SINGAPORE -- Yahoo co-founder Jerry Yang is on the hunt for unusual investments, including space exploration and longevity, where he sees the highest potential for growth.
"We are trying to branch out into areas where normal venture capital would not think of," Yang said on Jan. 17 at the Nikkei Forum "Innovative Asia" here. "We have efforts in space exploration and using space as the next frontier."
Through his fund AME Cloud Ventures, Yang has invested in startups such as Accion Systems, a U.S. company that develops advanced satellite propulsion systems.
Founded in 2014 by two MIT engineers, Accion produces small ion thrusters designed to increase the life span and mobility of satellites and other vehicles in space.

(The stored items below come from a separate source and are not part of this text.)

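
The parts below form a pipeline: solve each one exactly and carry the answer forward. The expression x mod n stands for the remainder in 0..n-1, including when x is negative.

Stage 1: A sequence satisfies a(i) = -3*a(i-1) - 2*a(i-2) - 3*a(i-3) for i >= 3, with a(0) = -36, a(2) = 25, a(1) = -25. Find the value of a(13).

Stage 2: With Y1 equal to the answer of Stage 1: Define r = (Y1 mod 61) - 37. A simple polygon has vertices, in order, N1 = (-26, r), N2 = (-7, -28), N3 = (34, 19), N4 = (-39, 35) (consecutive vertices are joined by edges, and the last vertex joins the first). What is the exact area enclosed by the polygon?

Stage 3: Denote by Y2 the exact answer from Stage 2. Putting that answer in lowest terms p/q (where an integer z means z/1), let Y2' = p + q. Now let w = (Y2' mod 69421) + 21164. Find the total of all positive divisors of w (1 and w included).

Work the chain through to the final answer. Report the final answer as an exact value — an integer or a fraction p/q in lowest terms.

24552

Stage 1: a(3) = -3*(25) - 2*(-25) - 3*(-36) = 83; iterating: a(3)=83, a(4)=-224, a(5)=431, a(6)=-1094, a(7)=3092, a(8)=-8381, a(9)=22241, a(10)=-59237, a(11)=158372, a(12)=-423365, a(13)=1131062; answer 1131062
Stage 2: Y1 = 1131062; r = -37; cross terms: (-26*-28 - -7*-37)=469, (-7*19 - 34*-28)=819, (34*35 - -39*19)=1931, (-39*-37 - -26*35)=2353; twice the area = |5572| = 5572; area = 2786; answer 2786
Stage 3: Y2 = 2786; threaded value p + q = 2787; w = 23951; 23951 = 43 * 557; sigma = (1 + 43) * (1 + 557) = 44 * 558 = 24552; answer 24552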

Besides Yang's AME Cloud, its other investors include aerospace giant Boeing.
Extending the healthy human life span is another area that draws his interest.
There is little evidence to suggest that older people today are experiencing their later years in better health than their parents, the World Health Organization says.The U.N. agency warns of negative implications for the elderly and for society if these added years are "dominated by declines in physical and mental capacity."
Yang wants to change that. His venture capital fund invests heavily in health-related startups such as cell therapy company Berkeley Lights.
"The primary purpose is not to invest just to make money," Yang said. "We invest so that the next generation can find a way to impact and change the world."
Berkeley Lights, a startup launched in 2011, announced a collaboration earlier this month with the University of Pennsylvania’s Perelman School of Medicine to work on cell immunotherapy, which involves cancer treatments that strengthen the body's natural defenses.
In early 2018, it entered into an exclusive Japanese sales agreement with camera and optical equipment maker Nikon for Beacon, a multipurpose platform for cell research and development.
In the Asian startup scene, the Yahoo co-founder sees investment potential in logistics. With the sector not fully developed in Southeast Asia, Yang said greater efficiencies created from new technologies could make the next generation of logistics "very interesting."
"The technology today is way better than 20 years ago," he said. "Adopting these new technologies in the current society may mean much more rapid growth for the region."
Speaking to the Nikkei Asian Review, Yang cautioned young entrepreneurs that more money and more resources don't ensure success.
"The chance of becoming successful remains the same, because although it is now easier to become [an entrepreneur], there is also more competition," he said.
To improve their chance of success, startups should "find a way to differentiate" themselves, Yang said.